The New Deal accomplished much of this at a domestic level. Unions for a largely white, male industrial labor force in the US American northeast and northern Midwest stabilized wages, while routinized collective bargaining assured that wages grew in line with increased productivity. Stable, higher wages and an expanding welfare state enabled those workers to buy cars and houses on credit. Cars and houses were the motors of post-war growth. But virtually every economic sector was the object of stabilizing regulation including, most importantly, financial flows. The Agricultural Adjustment Act stabilized farm output and income, which helped transform agriculture into a more predictable industrial enterprise closely linked to the vehicle and chemical industries — Ford designed the Model T as a multi-purpose farm vehicle. Federal legislation and the Texas Railroad Commission stabilized oil prices and quantities domestically, while the seven biggest US and British oil firms regulated global production. And regulations and plethora of special credit facilities channeled predictable capital to farmers, electrical power utilities, municipalities, defense contractors, and most significantly, the housing market. Finally, the US government brought electricity to the US periphery with three massive public hydropower projects: TVA in the southeast, the Columbia River projects in the northwest, and the Colorado river projects — primarily the Hoover Dam — in the southwest.

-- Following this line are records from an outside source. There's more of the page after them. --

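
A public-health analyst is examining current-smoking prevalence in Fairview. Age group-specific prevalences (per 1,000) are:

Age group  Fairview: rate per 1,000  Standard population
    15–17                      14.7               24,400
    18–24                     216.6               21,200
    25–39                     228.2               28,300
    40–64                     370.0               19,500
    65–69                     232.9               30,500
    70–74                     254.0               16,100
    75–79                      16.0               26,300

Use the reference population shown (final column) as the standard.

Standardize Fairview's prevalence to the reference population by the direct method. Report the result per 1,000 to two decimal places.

Standard total = 166,300; weights = 0.1467, 0.1275, 0.1702, 0.1173, 0.1834, 0.0968, 0.1581.
Standardized rate: 0.1467×14.7 + 0.1275×216.6 + 0.1702×228.2 + 0.1173×370.0 + 0.1834×232.9 + 0.0968×254.0 + 0.1581×16.0 = 181.8239 per 1,000.

181.82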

The approval of the Bretton Woods architects

The impending Allied victory in World War 2 opened a space for the United States to export some or all of this system to the rest of the world, given US productive superiority. (Russians won the war with blood; US Americans with sweat; Britons with tears for their empire). The 1944 Bretton Woods conference saw 44 free and occupied nations, including delegations from some colonies promised post-war independence, try to design a stable international economic order under the new United Nations. The US and Britain dominated the talks, but various would-be industrializers like Canada, Australia and India — the last still a British colony, the first two only semi-sovereign, but all crucial for Britain’s war effort — added a strong developmentalist element to the debates.